Apr 23, 2013

Mom's Kitchen

My mother was a cook between Gordon Ramsey of Hell’s Kitchen and Martha Stewart.  Mom didn’t cook fancy dishes like souffles or ever heard of beef Wellington.   But what she did prepare for her family was good or at least we thought so.  Even though I’ve lived most of my life in Indiana, we ate Southern delicacies’ like fried okra, beans and cornbread, or fried chicken with mashed potatoes and gravy.  Vegetables always came from a can and it was rare to have fresh fruit.  Nearly everything was fried.  When Dad came home from work, supper was always waiting for him on the table.  Except Fridays, this was grocery shopping day.  She would always let us pick out whatever we wanted for dinner that evening.  My brother, sister, and I always chose frozen pizza and Dad wanted steak.  The best part was that we could have a Coke or a Pepsi with dinner.  Back then it was a special treat to drink a pop because the rest of the week we drank milk or water.  We rarely ate dinner out and if we did it was at McDonald’s or a place similar, besides nothing can beat home cooking.  All of us sat at the table to eat together and talk.  There were no cell phones, iPods, or computers to distract us then.  Those were the best memories for me. 

Mom was 4 feet 11 ½ inches tall, with short dark brown hair, intense blue eyes, and perfect teeth. She had a short temper to go along with her small stature.  More than once she said to me that I wasn’t too big for her to knock me down.  I’m not tall either and wouldn’t really have that far to go before hitting the ground. 

When Mom was about four years old, her mother passed away from TB.  Within six months my grandfather married another woman.  This created problems for Mom because she was not given a “mothers love” that she so desperately needed.  Lack of self confidence, poverty, a preacher’s kid, and fearing that others will make fun of her, my mother repeated the 7th grade three times.  During that time, a child went from grade school to high school.   It was the early 50’s and life was very different than it is now.  She never went on to high school.  Feeling trapped at home with a step-mother who forced my mother to help take care of the children, my mom married the first man that came along.  That man was my father.  She was sixteen and he was twenty.  She desperately wanted to leave the prison of her father’s home in hopes to have her own life. 

At sixteen, she couldn’t have had that much experience cooking.
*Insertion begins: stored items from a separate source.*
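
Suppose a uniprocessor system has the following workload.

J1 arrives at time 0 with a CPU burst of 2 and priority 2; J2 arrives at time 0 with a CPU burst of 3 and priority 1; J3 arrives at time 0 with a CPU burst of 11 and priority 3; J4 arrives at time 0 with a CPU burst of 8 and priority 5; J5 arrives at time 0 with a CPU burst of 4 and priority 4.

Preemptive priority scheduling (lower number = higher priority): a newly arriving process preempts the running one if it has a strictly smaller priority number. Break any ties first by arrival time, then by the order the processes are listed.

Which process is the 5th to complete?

J4

Gantt: | J2 0-3 | J1 3-5 | J3 5-16 | J5 16-20 | J4 20-28 |
Completion: J1=5  J2=3  J3=16  J4=28  J5=20
Turnaround (C−A): J1=5  J2=3  J3=16  J4=28  J5=20
Finish order: J2 → J1 → J3 → J5 → J4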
During the early years of her marriage, she relied heavily upon cookbooks for the basics.  As time went on her skills improved.  Then her family started to grow.  When she was twenty, I was born.  Then a year and a half later, my brother came along. Randall was a very finicky eater as a child.  Mom would try all kinds of things just to get him to eat.  She would mash up a banana and mix it with his egg hoping that he would eat breakfast.  As you know, canned spinach is like mush.  In order to get my brother to eat it, she would mix bacon grease and egg into the boiling green blob, trying to convince him that it was really good to eat.  He never fell for it.  She would find rejected food underneath the sofa cushions all of the time.   There would be peas, green beans, and even fried chicken.  Really?  Fried chicken? What boy doesn’t like fried chicken?

The best of her cooking that I remember was when we all lived together on Elm Street.  The 70’s were the best years.  She would scour magazines looking for recipes and in a few days we would have some new dish to try.  At Christmas, we would have barbecue ribs instead of the traditional ham or turkey dinner.  The ribs were so tender that the meat fell off the bone; her potato salad and coleslaw were exceptional. We had pot roasts, baked chicken, and Uncle Ben’s wild rice salad to name a few. There was only one recipe that I could hardly stomach. Her vegetable soup was made with a tomato juice base and it was awful. The rest of the family loved the soup, but I cringed whenever she made it.  Eventually, I told her that I didn’t like it.  She still made the soup, but I was given something different to eat than the rest of the family. This was the only time one of us was given an alternative.  Some time later, I asked her to sit down with me so that I could write down my favorite recipes. I bought a couple of blank books and together we wrote them down. 

As soon as I started working, I began collecting recipes.  She sparked the love of cooking within me.  I would often spend evenings and well into the night trying new recipes.  I ventured beyond the borders of our own cuisine and began trying dishes from other cultures.  My dad would take a bite of carrot from a plate of fried rice and declared that it wasn’t “done.”  We laughed and told him that the way it is cooked is the way it is supposed to be.  My Mom knew that she had succeeded when they came home from vacation one year and I had an elaborate supper waiting for them when they arrived home.  As they drove up to the house I was putting dinner on the table.  I made biscuits, fried chicken, gravy, corn and mashed potatoes.You should have seen the smile on her face that day.  It was priceless. 

In the early 80’s life changed.  My father passed away in 1984 and then in 1993 my mother went to be with him.  Every once in a while, I will take out the books and stare at her writing.  I place my finger on the page, and then move my finger along the curve of each letter, remembering her, missing all of the moments we could have had with each other since.